Ancient logs impacting art, science
40,000-year-old cypress trees unearthed near Johnsonville find niche market

Staff Writer

Home builders aren’t particularly interested in using 40,000-year-old cypress trees, but artists and scientists can’t get enough of the wood.

That’s been the reaction to the marketing of ancient cypress trees found preserved at the bottom of a sand pit near Johnsonville. Ancient Cypress LLC, a company formed to market the wood, has sold several thousand board feet since its discovery was mentioned in The State in September, said Steve Lane, who discovered the buried forest.

“It’s going for artwork more than anything else,” Lane said.

Scientists are even more interested than artists. Dozens have taken up Ancient Cypress on its offer to let them study the tree trunks.

Many of them gathered near Johnsonville in February for a symposium on the wood, which has been carbon dated at from 25,000 to 45,000 years old.

David Stahle, a University of Arkansas authority on the study of tree rings, presented a 40-page paper at the conference.

“This is the kind of find I’ve been hoping for for a long time,” Stahle said.

Hundreds of tree trunks settled in the sandy muck, apparently felled by some sort of natural disaster and washed into a ravine during a time when woolly mammoths roamed the Southeast. Just the right mix of water and sand preserved the trunks but didn’t turn them into petrified wood.

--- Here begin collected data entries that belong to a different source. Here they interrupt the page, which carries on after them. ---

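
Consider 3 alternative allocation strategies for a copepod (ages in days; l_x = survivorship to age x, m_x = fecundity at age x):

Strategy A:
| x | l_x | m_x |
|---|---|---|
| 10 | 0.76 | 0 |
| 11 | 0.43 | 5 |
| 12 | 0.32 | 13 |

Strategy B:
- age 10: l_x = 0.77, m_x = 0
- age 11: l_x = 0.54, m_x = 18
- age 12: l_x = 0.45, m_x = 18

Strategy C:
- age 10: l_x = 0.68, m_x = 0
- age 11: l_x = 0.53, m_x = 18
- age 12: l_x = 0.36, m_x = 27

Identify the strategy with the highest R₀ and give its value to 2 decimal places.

19.26

Strategy A: R₀ = 0.76×0 + 0.43×5 + 0.32×13 = 6.3100
Strategy B: R₀ = 0.77×0 + 0.54×18 + 0.45×18 = 17.8200
Strategy C: R₀ = 0.68×0 + 0.53×18 + 0.36×27 = 19.2600
Highest R₀: strategy C with 19.2600.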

A sand mining operation piled up the trunks and burned them for years, considering them useless waste. Lane, a friend of the sand mining company owner, noticed the trees and asked if he could have them tested. When the carbon dating showed how old the trees were, Lane and several partners decided to market the wood.

Cypress trees this old have been found in smaller concentrations, a few trunks at a site, Stahle said. But never before have this many similar specimens been found together. The high number of trees makes for more compelling scientific evidence.

Stahle recently drilled core samples from 20 logs, enough to keep him busy for years studying the rings and hypothesizing on their meaning. Cypress trees can live more than a thousand years, meaning a millennia of weather patterns can be found in each tree.

“We can tell what the environment was like, what were the important climate factors in the Carolinas in the late Pleistocene era,” Stahle said.

Lane has encouraged the scientific study, hoping it will increase the cachet of the wood. Artists who have seen it appreciate the tight grain and chocolate color.

A podium sculpted from one of the ancient cypress logs was donated to Gov. Mark Sanford’s office recently, and a large log section was given to the State Museum.